Because of a canceled connecting flight, we arrived in Hania at nearly midnight. We caught the small airport bus into town, and I finally spotted a hotel where, for an amazingly low price, there was an amazingly crummy room available. The next morning I was up and about early while my bride slumbered (despite the bedbugs). It was not only the first non-travel day of our honeymoon, but also her birthday. I brought her back fresh yogurt, along with news of a very nice room in a very nice hotel available for immediate occupancy. As soon as she stopped crying, we went directly there.
The rest of the trip in Crete went well, except for the cheap local rental car and the hotel we chose a few days later that featured motorcycle races and honking just below our window until 2 in the morning. We had more of that soothing fresh yogurt and fruit for breakfast.
* * *
We spent our honeymoon on St. Thomas. As many Caribbean hotels do, ours asked that we close the sliding glass doors in our room to save electricity.
One day we decided to order room service and eat out on the terrace, with its great view of the harbor and downtown Charlotte Amalie. After signing for the food, I dutifully shut the sliding door as I stepped out, and watched as the security bar fell down from its upright position and locked us out on the terrace. It faced the harbor and not the hotel grounds, so it was unlikely that anyone would hear our calls for help.
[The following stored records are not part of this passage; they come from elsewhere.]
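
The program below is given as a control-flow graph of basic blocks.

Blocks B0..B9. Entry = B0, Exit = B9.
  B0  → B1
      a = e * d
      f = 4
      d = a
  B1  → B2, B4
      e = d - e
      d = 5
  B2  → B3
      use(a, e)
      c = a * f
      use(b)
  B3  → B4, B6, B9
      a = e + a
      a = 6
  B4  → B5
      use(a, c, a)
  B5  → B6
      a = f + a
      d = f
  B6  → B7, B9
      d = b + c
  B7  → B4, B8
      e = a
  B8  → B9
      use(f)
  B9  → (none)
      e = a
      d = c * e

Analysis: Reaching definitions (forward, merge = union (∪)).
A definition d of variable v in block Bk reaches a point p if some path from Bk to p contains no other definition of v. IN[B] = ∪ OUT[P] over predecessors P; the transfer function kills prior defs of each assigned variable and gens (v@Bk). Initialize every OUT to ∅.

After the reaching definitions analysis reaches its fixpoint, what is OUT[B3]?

Answer: {a@B3, c@B2, d@B1, e@B1, f@B0}

Working:
Per-block solution:
  B0:   IN={}   OUT={a@B0, d@B0, f@B0}
  B1:   IN={a@B0, d@B0, f@B0}   OUT={a@B0, d@B1, e@B1, f@B0}
  B2:   IN={a@B0, d@B1, e@B1, f@B0}   OUT={a@B0, c@B2, d@B1, e@B1, f@B0}
  B3:   IN={a@B0, c@B2, d@B1, e@B1, f@B0}   OUT={a@B3, c@B2, d@B1, e@B1, f@B0}
  B4:   IN={a@B0, a@B3, a@B5, c@B2, d@B1, d@B6, e@B1, e@B7, f@B0}   OUT={a@B0, a@B3, a@B5, c@B2, d@B1, d@B6, e@B1, e@B7, f@B0}
  B5:   IN={a@B0, a@B3, a@B5, c@B2, d@B1, d@B6, e@B1, e@B7, f@B0}   OUT={a@B5, c@B2, d@B5, e@B1, e@B7, f@B0}
  B6:   IN={a@B3, a@B5, c@B2, d@B1, d@B5, e@B1, e@B7, f@B0}   OUT={a@B3, a@B5, c@B2, d@B6, e@B1, e@B7, f@B0}
  B7:   IN={a@B3, a@B5, c@B2, d@B6, e@B1, e@B7, f@B0}   OUT={a@B3, a@B5, c@B2, d@B6, e@B7, f@B0}
  B8:   IN={a@B3, a@B5, c@B2, d@B6, e@B7, f@B0}   OUT={a@B3, a@B5, c@B2, d@B6, e@B7, f@B0}
  B9:   IN={a@B3, a@B5, c@B2, d@B1, d@B6, e@B1, e@B7, f@B0}   OUT={a@B3, a@B5, c@B2, d@B9, e@B9, f@B0}

Merge at B3: IN[B3] = OUT[B2] = {a@B0, c@B2, d@B1, e@B1, f@B0}
Applying B3's transfer function to that IN value gives OUT[B3] (row B3 above).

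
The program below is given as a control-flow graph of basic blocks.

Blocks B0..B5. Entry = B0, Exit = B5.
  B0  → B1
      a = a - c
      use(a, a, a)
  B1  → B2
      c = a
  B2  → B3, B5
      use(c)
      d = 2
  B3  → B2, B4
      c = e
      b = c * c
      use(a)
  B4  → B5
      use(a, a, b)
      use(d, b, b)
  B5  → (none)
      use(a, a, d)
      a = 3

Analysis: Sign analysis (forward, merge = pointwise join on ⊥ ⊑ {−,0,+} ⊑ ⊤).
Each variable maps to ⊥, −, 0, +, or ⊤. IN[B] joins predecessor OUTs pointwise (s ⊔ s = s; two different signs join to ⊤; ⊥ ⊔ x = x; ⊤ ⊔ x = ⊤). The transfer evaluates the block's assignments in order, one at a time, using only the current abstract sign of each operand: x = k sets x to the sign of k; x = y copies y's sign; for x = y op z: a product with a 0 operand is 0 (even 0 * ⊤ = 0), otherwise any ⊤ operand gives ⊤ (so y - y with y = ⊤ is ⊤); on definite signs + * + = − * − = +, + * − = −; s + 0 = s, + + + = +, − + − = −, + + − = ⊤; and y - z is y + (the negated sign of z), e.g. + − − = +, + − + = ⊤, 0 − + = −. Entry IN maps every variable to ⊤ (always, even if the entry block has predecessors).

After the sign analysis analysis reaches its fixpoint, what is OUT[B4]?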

My wife immediately said, "Don't eat the food," presumably to keep it for our breakfast for the hours or days we would be stuck out on the terrace in the sun. Since eggs get cold quickly, I opted for immediate gratification.
Luckily, sometime later workers came up on the roof several floors below to check out a roof vent or fan. I could only think, "How often is anyone ever on this roof?" We hollered at the crew, using hand signals to try to explain our situation.
Ten minutes later, we watched through the glass doors as the lock on the room door slowly turned and our rescuers entered the room. It's a good thing we hadn't used the inside deadbolt or put out the "Do not disturb" sign, or our dried bones would still be out there.
* * *
On the last segment of our two-week honeymoon in Costa Rica, my wife and I drove from the gorgeous Arenal Observatory to Hotel Punta Islita, a secluded resort on the Nicoya Peninsula. We got a free upgrade to a massive Toyota Prado.
On the way to the resort, we found a 50-foot section of the road had washed away into an adjacent stream. I tried another road -- same problem. This is where the real fun began. For the next half-hour, I attempted reversing the mammoth SUV back and forth to get out of the foot-deep mud, while my wife silently panicked and wondered how we would ever get to our hotel. Finally, I got out of the car, sank past my shins in mud and walked back to the nearest town.
Using sign language, I told a local man that I was stuck. He flagged down a friend, and the three of us spent an hour and a half digging mud and placing rocks under the tires. We broke several ropes and shovels, but the SUV wouldn't budge.
One of the men then headed back into town and returned on a cart pulled by two thousand-pound oxen. They pulled the SUV out on the first attempt, and the men made some money for their time, efforts and Costa Rican generosity.
We finally made it to our hotel. The manager offered us a towel, which was just right for my wife. But after seeing me covered in mud with no shirt or shoes on, he offered me a hose.